Ieri Salini ha fatto le sue proposte per le nomine Rai, attese da tempo e riguardanti le direzioni di reti e generi, lasciando fuori i TG per i quali si attendono le prossime Regionali, per vedere l'effetto che farà la evenuale vittoria del Pd in Emilia Romagna e Calabria.
Intanto le nomine di Salini hanno avuto l'effetto di non spostare affatto l'asse dai Cinquestelle, un tempo maggioranza nel Paese ora solo in Parlamento, verso il loro alleato di governo; ma di favorire FdI della Meloni, il cui partito veleggia a gonfie vele nel paese e nei sondaggi, togliendo spazio anche a Berlusconi, e forse anche a Salvini, benchè di poco.
Salvini non viene toccato - intendiamo il suo potere in Rai non viene toccato- salvo che per la sostituzione di Teresa De Santis da Rai 1, la cui nuova destinazione è da decidere, sotto la pressione forte dell'ormai ex direttrice: "voglio vedere se mi si darà un incarico di pari livello, altrimenti...".
Su tale questione anche in termini generali, l'amministrazione Rai dovrebbe assumere una posizione netta e decisa, che secondo noi potrebbe essere la seguente. Una volta cessato l'incarico di direttore di rete o tg o di genere, il dirigente tornerebbe a fare il lavoro da dirigente, e, perdendo la qualifica di direttore , perderebbe anche l'appannaggio connesso.
La direzione è una funzione che di per sè andrebbe attribuita a dirigenti, prevalentemente interni ma anche esterni, terminata la quale la Rai non dovrebbe essere tenuta a cercare nuovo lavoro di grado pari alla funzione goduta temporaneamente. Insomma l'ex direttore non deve necessariamente essere nuovamente direttore di qualcos'altro.
C'è poi un altro problema che questa tornata di nomine mette in evidenza, con la candidatura di Silvia Calandrelli, già direttore di Rai Cultura, alla direzione di Rai 3, mantenendo quella di Rai Cultura.

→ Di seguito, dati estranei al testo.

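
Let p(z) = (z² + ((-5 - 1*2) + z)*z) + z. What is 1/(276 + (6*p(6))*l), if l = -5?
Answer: -1/804 ≈ -0.0012438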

E il problema nasce dal peso che anche in Rai, come nel governo del nostro paese, si attribuisce al settore della cultura.
Nella formazione dei governi, l'ultimo ministero la cui casella si pensa a riempire, è quella della 'cultura', dando al settore il minimo rilievo possibile. E questo in un paese - lo ripetiamo da sempre e non solo noi, ma nulla cambia - in cui la cultura e ricchissima e diffusa, ed assicura una bella parte delle entrate statali e si prende carico della crescita e dello sviluppo delle persone.
Che Silvia Calandrelli, dacché è direttrice di Rai Cultura, non abbia mai fatto parlare di sè per qualche nuova iniziativa, è ben noto; che poi il PD, che evidentemente sottovaluta il peso della direzione di Rai Cultura, già affidato ad una sua fedelissima, la proponga per una altro incarico 'di risarcimento' da sommare al precedente, è semplicemente vergognoso!
Doppiamente vergognoso, perchè dell'altro candidato a tale direzione, Franco Di Mare, giornalista di lunghissimo corso che avrebbe potuto portare a Rai 3 una ventata di aria nuova, solo perchè in quota Cinquestelle, ma senza dispiacere al PD, come si diceva alla vigilia di tale tornata di nomine, si valuta solo che non è il candidato PD, come lo è Calandrelli, che comunque era già stata a Rai 3. Chi se la ricorda? C'è qualcuno che possa sostenere che del suo passaggio è restata una impronta, come nel caso di Coletta, che perciò viene promosso? Nell'arrembaggio di posti di potere si rischia anche in un settore come quello della Cultura un appiattimento generale, anche in Rai. complice PD e Calandrelli.
Nelle passate settimane il PD fingeva di tacere perchè sperava di aggiudicarsi la nomina di Orfeo alla direzione di qualche telegiornale, nomina avversata dai Cinquestelle, e tenuta a bagnomaria da Salini fino alle prossime Regionali.
Ai nuovi direttori delle reti è stata attribuita anche una qualche direzione dei 'generi', salvo che per alcuni, essendo i 'generi' previsti più numerosi delle reti, ma questo fa già pensare che queste direzioni sovrapposte non pochi casini produrranno in tv, perchè non è chiaro ancora in quale relazione effettivamente staranno i direttori di rete con i direttori dei 'generi'.